How to Train Your Dragon Live-Action Film Delayed Due to Ongoing Strikes
With writers and actors on strike, Dreamworks's live-action reinvention of How To Train Your Dragon will not begin production this month after all.
The live-action adaptation of How to Train Your Dragon has delayed its projected start date. The move comes amid twin strikes by the Writers Guild of America, representing screenwriters, and The Screen Actors Guild – American Federation of Television and Radio Artists, representing actors. The major studios, represented by The Alliance of Motion Picture and Television Producers, have not returned to negotiations since they broke down in May for the writers and mid-July for the actors. As a result, most of Hollywood is shut down, although independent studios without AMPTP affiliations are able to get waivers for smaller projects, like Kevin Smith's The 4:30 Movie.
Indie studio A24 has also avoided the strike by negotiating a separate deal, allowing them to push forward and setting a standard that the AMPTP is likely to be pressured to eventually meet.
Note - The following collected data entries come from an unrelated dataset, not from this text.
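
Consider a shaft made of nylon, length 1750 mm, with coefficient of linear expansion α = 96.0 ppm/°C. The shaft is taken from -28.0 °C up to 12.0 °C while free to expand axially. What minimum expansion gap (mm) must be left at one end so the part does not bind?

ΔT = 12.0 − (-28.0) = 40.00 K.
ΔL = α·L₀·ΔT = 96.0×10⁻⁶ × 1750 mm × 40.00 K = 6.72 mm.

6.72 mm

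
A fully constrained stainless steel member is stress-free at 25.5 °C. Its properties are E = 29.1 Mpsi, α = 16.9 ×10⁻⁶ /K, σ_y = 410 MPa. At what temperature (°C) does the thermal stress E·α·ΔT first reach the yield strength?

146 °C

E = 29.1 Mpsi = 200.6 GPa.
E·α·ΔT = 410.0 MPa ⇒ ΔT = 410.0 / (200.6×10³ × 16.9×10⁻⁶) = 120.9 K.
T = 25.5 + 120.9 = 146.4 °C.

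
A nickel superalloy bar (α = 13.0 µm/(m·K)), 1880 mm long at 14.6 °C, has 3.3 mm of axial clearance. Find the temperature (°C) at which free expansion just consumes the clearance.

α·L₀·ΔT = 3.3 mm ⇒ ΔT = 3.3 / (13.0×10⁻⁶ × 1880.0) = 135.0 K.
T = 14.6 + 135.0 = 149.6 °C.

150 °C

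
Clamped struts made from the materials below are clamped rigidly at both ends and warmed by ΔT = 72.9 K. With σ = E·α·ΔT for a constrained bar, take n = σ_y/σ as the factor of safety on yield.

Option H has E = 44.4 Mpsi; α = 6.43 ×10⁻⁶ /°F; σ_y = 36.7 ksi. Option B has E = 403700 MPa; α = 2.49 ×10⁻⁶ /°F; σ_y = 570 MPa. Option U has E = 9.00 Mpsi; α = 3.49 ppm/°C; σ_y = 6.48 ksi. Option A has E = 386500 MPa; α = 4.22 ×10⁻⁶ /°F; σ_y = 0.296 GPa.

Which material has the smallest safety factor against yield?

Per material, after unit conversion:
  option H: E = 306.1, α = 11.6, σ_y = 253.0 → σ = 258 MPa, n = 0.980
  option B: E = 403.7, α = 4.48, σ_y = 570.0 → σ = 132 MPa, n = 4.32
  option U: E = 62.05, α = 3.49, σ_y = 44.68 → σ = 15.8 MPa, n = 2.83
  option A: E = 386.5, α = 7.60, σ_y = 296.0 → σ = 214 MPa, n = 1.38
Smallest n: option H with n = 0.980.

option H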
At this stage in the strikes, it is not clear how long it will take to resolve them fully, or whether the AMPTP will come to terms with both unions at once or try to leverage one against the other.
How To Train Your Dragon was due to start filming in Belfast's Titanic Studios this month with an eye toward a March 2025 release. Whether it can still make its release date is likely dependent on when it actually gets started. In spite of filming in Belfast, How to Train Your Dragon (as well as Nia DaCosta's Hedda) is expected to heavily feature American performers who, as part of SAG, can't participate in the production until there's a contract in place.
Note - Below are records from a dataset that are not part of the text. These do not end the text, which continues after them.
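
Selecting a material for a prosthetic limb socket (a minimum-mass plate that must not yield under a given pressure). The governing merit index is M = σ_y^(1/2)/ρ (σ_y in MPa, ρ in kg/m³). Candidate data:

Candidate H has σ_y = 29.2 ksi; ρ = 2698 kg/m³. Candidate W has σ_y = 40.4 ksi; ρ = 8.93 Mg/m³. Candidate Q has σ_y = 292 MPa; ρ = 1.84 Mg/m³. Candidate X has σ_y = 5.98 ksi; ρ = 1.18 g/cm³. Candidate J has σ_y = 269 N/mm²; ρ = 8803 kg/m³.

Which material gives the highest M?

Convert each candidate to consistent units, then evaluate M:
  candidate H: σ_y = 201.3 MPa, ρ = 2698 kg/m³
  candidate W: σ_y = 278.5 MPa, ρ = 8930 kg/m³
  candidate Q: σ_y = 292.0 MPa, ρ = 1840 kg/m³
  candidate X: σ_y = 41.23 MPa, ρ = 1180 kg/m³
  candidate J: σ_y = 269.0 MPa, ρ = 8803 kg/m³
  candidate Q: M = 9.29×10⁻³
  candidate X: M = 5.44×10⁻³
  candidate H: M = 5.26×10⁻³
  candidate W: M = 1.87×10⁻³
  candidate J: M = 1.86×10⁻³
Candidate Q has the largest M.

candidate Q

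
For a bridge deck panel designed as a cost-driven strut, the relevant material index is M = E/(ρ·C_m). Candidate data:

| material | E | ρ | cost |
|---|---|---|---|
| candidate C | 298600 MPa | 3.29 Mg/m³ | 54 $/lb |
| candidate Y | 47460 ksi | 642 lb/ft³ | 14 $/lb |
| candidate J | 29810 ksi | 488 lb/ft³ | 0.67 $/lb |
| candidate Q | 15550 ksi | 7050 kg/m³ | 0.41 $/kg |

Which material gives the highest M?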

The cast announced so far include US actors Mason Thames and Nico Parker. It's also set to be directed by Dean DeBlois, who wrote the screenplays for the original animated trilogy, which presumably would be pretty much impossible while writers are on strike.
Josie and the Pussycats exec Marc Plattis producing, via his own Marc Platt Productions, alongside regular Dreamworks collaborator Universal Pictures.
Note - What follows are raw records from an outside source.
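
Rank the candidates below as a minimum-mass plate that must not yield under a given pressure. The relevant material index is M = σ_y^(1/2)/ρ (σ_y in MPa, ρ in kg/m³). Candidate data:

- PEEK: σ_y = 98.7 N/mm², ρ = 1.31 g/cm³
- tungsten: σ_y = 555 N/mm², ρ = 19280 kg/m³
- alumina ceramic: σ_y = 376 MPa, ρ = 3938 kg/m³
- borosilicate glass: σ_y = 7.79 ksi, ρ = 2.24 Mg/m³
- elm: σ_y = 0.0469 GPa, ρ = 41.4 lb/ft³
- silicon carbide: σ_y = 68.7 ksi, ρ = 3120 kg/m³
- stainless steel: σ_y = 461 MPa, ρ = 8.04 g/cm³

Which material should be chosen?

Putting every candidate on a common basis:
  PEEK: σ_y = 98.70 MPa, ρ = 1310 kg/m³
  tungsten: σ_y = 555.0 MPa, ρ = 19280 kg/m³
  alumina ceramic: σ_y = 376.0 MPa, ρ = 3938 kg/m³
  borosilicate glass: σ_y = 53.71 MPa, ρ = 2240 kg/m³
  elm: σ_y = 46.90 MPa, ρ = 663.2 kg/m³
  silicon carbide: σ_y = 473.7 MPa, ρ = 3120 kg/m³
  stainless steel: σ_y = 461.0 MPa, ρ = 8040 kg/m³
  elm: M = 10.3×10⁻³
  PEEK: M = 7.58×10⁻³
  silicon carbide: M = 6.98×10⁻³
  alumina ceramic: M = 4.92×10⁻³
  borosilicate glass: M = 3.27×10⁻³
  stainless steel: M = 2.67×10⁻³
  tungsten: M = 1.22×10⁻³
Elm ranks first.

elm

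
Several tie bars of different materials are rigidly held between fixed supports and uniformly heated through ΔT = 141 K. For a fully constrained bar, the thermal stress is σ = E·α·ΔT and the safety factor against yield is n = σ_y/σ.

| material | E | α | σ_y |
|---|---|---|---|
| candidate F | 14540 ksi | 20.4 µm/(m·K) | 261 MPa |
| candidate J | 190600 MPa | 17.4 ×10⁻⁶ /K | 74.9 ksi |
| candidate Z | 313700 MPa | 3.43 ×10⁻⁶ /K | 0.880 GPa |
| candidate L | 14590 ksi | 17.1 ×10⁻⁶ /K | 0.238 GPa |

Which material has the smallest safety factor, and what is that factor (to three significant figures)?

With everything in SI (GPa, ×10⁻⁶/K, MPa):
  candidate F: E = 100.2, α = 20.4, σ_y = 261.0 → σ = 288 MPa, n = 0.905
  candidate J: E = 190.6, α = 17.4, σ_y = 516.4 → σ = 468 MPa, n = 1.10
  candidate Z: E = 313.7, α = 3.43, σ_y = 880.0 → σ = 152 MPa, n = 5.80
  candidate L: E = 100.6, α = 17.1, σ_y = 238.0 → σ = 243 MPa, n = 0.981
Candidate F has the lowest safety factor, n = 0.905.

candidate F, n = 0.905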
This will be the first instance of an animated DreamWorks franchise being carried over into live-action. Loosely based on the books of Cressida Cowell, the How to Train Your Dragon franchise spanned three films from 2010 to 2019, which starred Jay Baruchel, Gerard Butler, America Ferrera, and Craig Ferguson. It also led to multiple short films and television spinoffs including DreamWorks Dragons, DreamWorks Dragons: Rescue Rider, and DreamWorks Dragons: The Nine Realms.
How to Train Your Dragon is set to be released in theaters on March 14, 2025.